On any given day I come across at least one meme on any social media platform involving motherhood and copious amounts of wine needed. I’m getting a little tired of it quite honestly, but not for the reasons you think. Yes, I believe in responsible drinking. Yes, I believe in having a sense of humor.
Yes, I like wine, but I also like whiskey.
Why are moms relegated to wine jokes? What about beer? Craft Beer? Cider? Spirits? Is wine the alcohol equivalent of the minivan? Not knocking the minivan, but there’s so much more out there! A quick read of my bio and you’ll see that this mama brings home the bacon with a side of bourbon.
So I figured why not break down the grape-vined barrier by breaking down exactly what makes whiskey and why it’s not just for dads.
First, To “E” or not to “E” in Whisk(e)Y. You’ll notice the spelling of whiskey either with or without an “e” before the “y.” Why is this? Simple. When speaking about Whiskey made in America, add the E. There’s an “E” in America so it’s easy to remember. When speaking about whisky made in Scotland (i.e. Scotch) drop the “e.” There’s no “e” in Scotland. Simple enough!
Speaking of the Scots; July 27th is National Scotch Day. What is Scotch exactly? Whiskey made in Scotland. See, pretty obvious and nothing to be intimated about.
So, what exactly is whiskey? Cue Wikipedia:
Whisky or whiskey is a type of distilled alcoholic beverage made from fermented grain mash. Various grains (which may be malted) are used for different varieties, including barley, corn, rye, and wheat. Whisky is typically aged in wooden casks, generally made of charred white oak.
Here’s where it gets a bit tricky. Depending on the predominate grain used (barley, corn, rye, wheat) and the type of oak barrel (new or old) whiskey can be called a multitude of names. Even beyond those names, there are a plethora of designations/classifications that whiskey nerds love to geek out about. For the sake of brevity (faster you read this faster you get to imbibe) let’s just look at what I like to call the core 4: American Whiskey, Bourbon, American Rye & Tennessee Whiskey.

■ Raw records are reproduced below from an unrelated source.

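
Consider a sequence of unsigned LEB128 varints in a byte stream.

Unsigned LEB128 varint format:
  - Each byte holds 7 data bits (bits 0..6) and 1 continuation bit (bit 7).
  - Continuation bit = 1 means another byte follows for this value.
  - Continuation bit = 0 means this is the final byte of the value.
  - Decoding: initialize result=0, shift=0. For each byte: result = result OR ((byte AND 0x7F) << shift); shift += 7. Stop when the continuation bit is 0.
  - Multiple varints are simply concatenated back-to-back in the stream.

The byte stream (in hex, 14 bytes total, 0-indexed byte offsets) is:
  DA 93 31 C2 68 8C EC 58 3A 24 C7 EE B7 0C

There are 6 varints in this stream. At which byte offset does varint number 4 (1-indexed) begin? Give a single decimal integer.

  byte[0]=0xDA cont=1 payload=0x5A=90: acc |= 90<<0 -> acc=90 shift=7
  byte[1]=0x93 cont=1 payload=0x13=19: acc |= 19<<7 -> acc=2522 shift=14
  byte[2]=0x31 cont=0 payload=0x31=49: acc |= 49<<14 -> acc=805338 shift=21 [end]
Varint 1: bytes[0:3] = DA 93 31 -> value 805338 (3 byte(s))
  byte[3]=0xC2 cont=1 payload=0x42=66: acc |= 66<<0 -> acc=66 shift=7
  byte[4]=0x68 cont=0 payload=0x68=104: acc |= 104<<7 -> acc=13378 shift=14 [end]
Varint 2: bytes[3:5] = C2 68 -> value 13378 (2 byte(s))
  byte[5]=0x8C cont=1 payload=0x0C=12: acc |= 12<<0 -> acc=12 shift=7
  byte[6]=0xEC cont=1 payload=0x6C=108: acc |= 108<<7 -> acc=13836 shift=14
  byte[7]=0x58 cont=0 payload=0x58=88: acc |= 88<<14 -> acc=1455628 shift=21 [end]
Varint 3: bytes[5:8] = 8C EC 58 -> value 1455628 (3 byte(s))
  byte[8]=0x3A cont=0 payload=0x3A=58: acc |= 58<<0 -> acc=58 shift=7 [end]
Varint 4: bytes[8:9] = 3A -> value 58 (1 byte(s))
  byte[9]=0x24 cont=0 payload=0x24=36: acc |= 36<<0 -> acc=36 shift=7 [end]
Varint 5: bytes[9:10] = 24 -> value 36 (1 byte(s))
  byte[10]=0xC7 cont=1 payload=0x47=71: acc |= 71<<0 -> acc=71 shift=7
  byte[11]=0xEE cont=1 payload=0x6E=110: acc |= 110<<7 -> acc=14151 shift=14
  byte[12]=0xB7 cont=1 payload=0x37=55: acc |= 55<<14 -> acc=915271 shift=21
  byte[13]=0x0C cont=0 payload=0x0C=12: acc |= 12<<21 -> acc=26081095 shift=28 [end]
Varint 6: bytes[10:14] = C7 EE B7 0C -> value 26081095 (4 byte(s))

Answer: 8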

American Whiskey: Distilled in America using choice of grain and aged in oak barrels, usually used oak barrels (meaning it once held whiskey before). A caveat of this is moonshine. Since it’s become so popular lately it’s worth mentioning. Moonshine is the distilled grain bottled before it’s aged in barrels. Moonshine is whiskey without the wood!
Bourbon Whiskey: Distilled in America (not exclusive to KY so that’s why we’re seeing some wonderful distilleries pop up all over our state!) using corn as the predominant grain. Corn has to make up at least 51% of the fermented grain mash (or mash-bill). Bourbon must also be aged in new oak, charred (set on fire) barrels. This is a very drilled down definition, but at it’s core, this is the easiest way to remember Bourbon. There are also proof requirements (how strong the spirit is) but we won’t get into that here.
American Rye Whiskey: Identical to the bourbon definition, except rye must make up at least 51% of the fermented grain mash and be aged in new oak, charred barrels.
*Side note on Canadian Rye, it actually doesn’t have to contain any rye in the mash and for that reason, I’m not including it in the core 4.
Tennessee Whiskey: You see where we’re going here…distilled in Tennessee using at least 51% corn and aged in new oak, charred barrels. So why call out Tennessee? It’s the only state that requires an additional step, a charcoal filtration of the liquid before it’s aged in the barrel, known as the Lincoln County Process.
There you have it. Not that difficult to decipher between the options and really delicious across the board. If you’re not sure which one you’ll like, consider this: corn is sweet. Fermented corn is sweet too. Any whiskey that uses corn as their main ingredient (Bourbon, Tennessee, some American Whiskeys) isn’t going to be as harsh as you would expect. If you’ve been curious, give it a try. Mix it as you prefer with soda, ice, anything really. You don’t have to get all fancy with it, it isn’t wine.